As The Washington Post reported late Monday, just hours before Flynn resigned, the White House was told weeks ago that Flynn had apparently misled them about his talks with Russia’s ambassador to the United States.
Yet the situation didn’t come to a head until the public disclosures last week of Flynn’s faulty recollection of the call — and specifically, the fact that it included talk about sanctions, which Flynn and Vice President Pence had both denied.
Which leads to the question: Was the White House concerned that Flynn had apparently lied to them — or at least done something he shouldn’t have and failed to disclose it? Would it ever have taken corrective action if the situation hadn’t been made public?
As Frank Bruni says this is Trump’s just desserts:
Donald Trump’s zeal for extreme vetting has one glaring exception, one gaping blind spot: his own administration…
Michael Flynn’s fall was foreordained, predictable by anyone with the time, patience and fundamental seriousness to take an unblinking look at his past, brimming as it was with accusations of shoddy stewardship and instances of rashness.

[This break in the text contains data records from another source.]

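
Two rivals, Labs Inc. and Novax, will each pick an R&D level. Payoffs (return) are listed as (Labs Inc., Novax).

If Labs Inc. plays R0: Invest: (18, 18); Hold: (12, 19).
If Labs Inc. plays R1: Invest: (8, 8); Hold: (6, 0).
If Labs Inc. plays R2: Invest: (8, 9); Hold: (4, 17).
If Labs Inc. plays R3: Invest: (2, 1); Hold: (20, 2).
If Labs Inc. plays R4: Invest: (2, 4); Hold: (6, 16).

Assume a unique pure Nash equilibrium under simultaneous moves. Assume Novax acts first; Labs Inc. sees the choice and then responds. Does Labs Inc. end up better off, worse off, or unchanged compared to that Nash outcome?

Labs Inc. best-responds to each possible Novax move:
- Invest: BR = R0, leader payoff 18.
- Hold: BR = R3, leader payoff 2.
Among 18, 2, the best is 18 at Invest. Subgame-perfect outcome: (R0, Invest) with payoffs (18, 18).
Now find the simultaneous Nash equilibrium.
Labs Inc.'s best replies: Invest→R0; Hold→R3.
Novax's best replies: R0→Hold; R1→Invest; R2→Hold; R3→Hold; R4→Hold.
Only (R3, Hold) has each player best-responding; Nash payoffs (20, 2).
Labs Inc. earns 18 sequentially versus 20 at the Nash outcome: worse off.

worse off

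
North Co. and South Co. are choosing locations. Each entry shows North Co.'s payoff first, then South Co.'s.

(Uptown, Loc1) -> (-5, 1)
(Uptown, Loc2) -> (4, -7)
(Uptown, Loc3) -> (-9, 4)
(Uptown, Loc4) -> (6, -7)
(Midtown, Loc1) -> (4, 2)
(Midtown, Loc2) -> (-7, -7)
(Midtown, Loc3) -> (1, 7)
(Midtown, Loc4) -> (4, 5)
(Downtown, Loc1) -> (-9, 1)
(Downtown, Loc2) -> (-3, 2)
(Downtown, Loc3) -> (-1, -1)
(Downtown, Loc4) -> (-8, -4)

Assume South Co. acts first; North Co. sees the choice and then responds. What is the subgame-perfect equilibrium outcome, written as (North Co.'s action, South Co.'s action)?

Solve by backward induction (South Co. leads).
- Loc1 → North Co. plays Midtown (best of -5, 4, -9); South Co. gets 2.
- Loc2 → North Co. plays Uptown (best of 4, -7, -3); South Co. gets -7.
- Loc3 → North Co. plays Midtown (best of -9, 1, -1); South Co. gets 7.
- Loc4 → North Co. plays Uptown (best of 6, 4, -8); South Co. gets -7.
Among 2, -7, 7, -7, the best is 7 at Loc3. Subgame-perfect outcome: (Midtown, Loc3) with payoffs (1, 7).

(Midtown, Loc3)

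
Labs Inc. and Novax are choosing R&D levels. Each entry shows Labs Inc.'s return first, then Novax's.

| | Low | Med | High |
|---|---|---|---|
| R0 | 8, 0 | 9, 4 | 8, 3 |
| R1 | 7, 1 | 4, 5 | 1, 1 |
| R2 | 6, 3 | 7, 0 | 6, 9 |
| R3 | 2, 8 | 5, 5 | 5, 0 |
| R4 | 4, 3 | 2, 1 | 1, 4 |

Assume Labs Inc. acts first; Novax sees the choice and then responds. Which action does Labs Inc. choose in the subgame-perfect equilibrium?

R0

Solve by backward induction (Labs Inc. leads).
- R0: Novax compares 0, 4, 3 and picks Med; Labs Inc. would get 9.
- R1: Novax compares 1, 5, 1 and picks Med; Labs Inc. would get 4.
- R2: Novax compares 3, 0, 9 and picks High; Labs Inc. would get 6.
- R3: Novax compares 8, 5, 0 and picks Low; Labs Inc. would get 2.
- R4: Novax compares 3, 1, 4 and picks High; Labs Inc. would get 1.
Among 9, 4, 6, 2, 1, the best is 9 at R0. Subgame-perfect outcome: (R0, Med) with payoffs (9, 4).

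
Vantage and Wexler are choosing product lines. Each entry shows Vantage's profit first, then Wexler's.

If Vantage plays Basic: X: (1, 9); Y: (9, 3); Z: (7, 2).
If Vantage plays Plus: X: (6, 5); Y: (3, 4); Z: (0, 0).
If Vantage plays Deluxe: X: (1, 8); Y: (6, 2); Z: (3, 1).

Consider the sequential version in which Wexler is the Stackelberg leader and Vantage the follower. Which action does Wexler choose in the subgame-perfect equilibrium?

X

Solve by backward induction (Wexler leads).
- X → Vantage plays Plus (best of 1, 6, 1); Wexler gets 5.
- Y → Vantage plays Basic (best of 9, 3, 6); Wexler gets 3.
- Z → Vantage plays Basic (best of 7, 0, 3); Wexler gets 2.
Among 5, 3, 2, the best is 5 at X. Subgame-perfect outcome: (Plus, X) with payoffs (6, 5).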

This is a man who once claimed that Arabic signs along the Mexican border pointed terrorists toward the United States — and who never provided any corroboration of that. I learned of this particular bit of hysteria when it was being discussed one night on Anderson Cooper’s show on CNN. The Trump apologist Kayleigh McEnany was asked for her reaction. She said that no one could prove that there weren’t such signs.